Let's just not pretend it's the same, because this from these erroneous assumptions that bad design grows.

May 12, 2021
On Wednesday, 12 May 2021 at 01:46:25 UTC, deadalnix wrote:
> On Tuesday, 11 May 2021 at 21:36:46 UTC, Andrei Alexandrescu wrote:
>> Values are monomorphic. Years ago I found a bug in a large C++ system that went like this:
>>
>> class Widget : BaseWidget {
>>     ...
>>     Widget* clone() {
>>         assert(typeid(this) == typeid(Widget*));
>>         return new Widget(*this);
>>     }
>> };
>>
>> The assert was a _monomorphism test_, i.e. it made sure that the current object is actually a Widget and not something derived from it, who forgot to override clone() once again.
>>
>> The problem was the code was doing exactly what it shouldn't have, yet the assert was puzzlingly passing. Since everyone here is great at teaching basic type theory, it's an obvious problem - the fix is:
>>
>>         assert(typeid(*this) == typeid(Widget));
>>
>> Then the assertion started failing as expected. Following that, I've used that example for years in teaching and to invariably there are eyes going wide when they hear that C++ pointers are monomorphic, it's the pointed-to values that are polymorphic, and that's an essential distinction. (In D, just like in Java, classes take care of that indirection automatically, which can get some confused.)
>
> While this is indeed very interesting, this is missing the larger point.
>
> This whole model in C++ is unsound. It's easy to show. In you above example, the this pointer, typed as Widget*, points to an instance of a subclass of Widget. If you were to assign a Widget to that pointer (which you can do, this is a pointer to a mutable widget), then any references to that widget using a subtype of Widget is now invalid.
>
> There is no such thing as a monomorphic pointer to a polymorphic type in any sound type system. That cannot be made to work. It is unsound. This is why in Java or C#, the type represent both the pointer and the pointed data, as a package, being half a value, half a reference type in the process. This is unavoidable, you can't unbundle it or everything breaks down.
>
> So why is there an indirection in there? Simply because you cannot know the layout of the object at compile time when you are doing runtime polymorphism. But even then, you could decide to make it behave as a value type with eager deep copy or copy on write and that would work too, and it would still be polymorphic.
>
> D is correct to use Java and C# 's model. C++'s is unsound.
>
> But we get back to square one: this has nothing to do with the indirection. In fact, in the Java/C# model, class types are value type, which hold a reference to a payload. And the whole typing and subtyping business happen on these value types.
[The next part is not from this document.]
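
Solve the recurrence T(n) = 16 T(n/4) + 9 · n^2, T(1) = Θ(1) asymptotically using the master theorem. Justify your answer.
T(n) = Θ(n^2 log n)

log_4 16 = 2, and f(n) = 9 · n^2 = Θ(n^(log_4 16)). This is Case 2 of the master theorem: T(n) = Θ(f(n) · log n) = Θ(n^2 log n).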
No, classes are reference types, structs are values types in c#.

-Alex
May 12, 2021
On Wednesday, 12 May 2021 at 01:06:29 UTC, Walter Bright wrote:
> On 5/11/2021 5:04 PM, Andrei Alexandrescu wrote:
>> Another unpleasant issue:
>> 
>>      enum Y : string { f7 = "%d" }
>>      writeln(typeof(Y.f7.representation).stringof);
>> 
>> prints immutable(ubyte)[], not immutable(char)[]. So not even Y.f7.representation is usable. Sigh.
>
> The representation of a named enum is its base type.
>
> The representation of a string type is immutable(ubyte)[].
>
> It's consistent.

Y.f7 is of type Y. It's representation is string, not immutable(ubyte)[]

typeof(Y.f7.representation) ought to be string.
typeof(Y.f7.representation.representation) ought to be immutable(ubyte)[]

Unless I'm missing something, that wold b the consistent behavior. Unless representation is supposed to recurse up to the bottom turtle?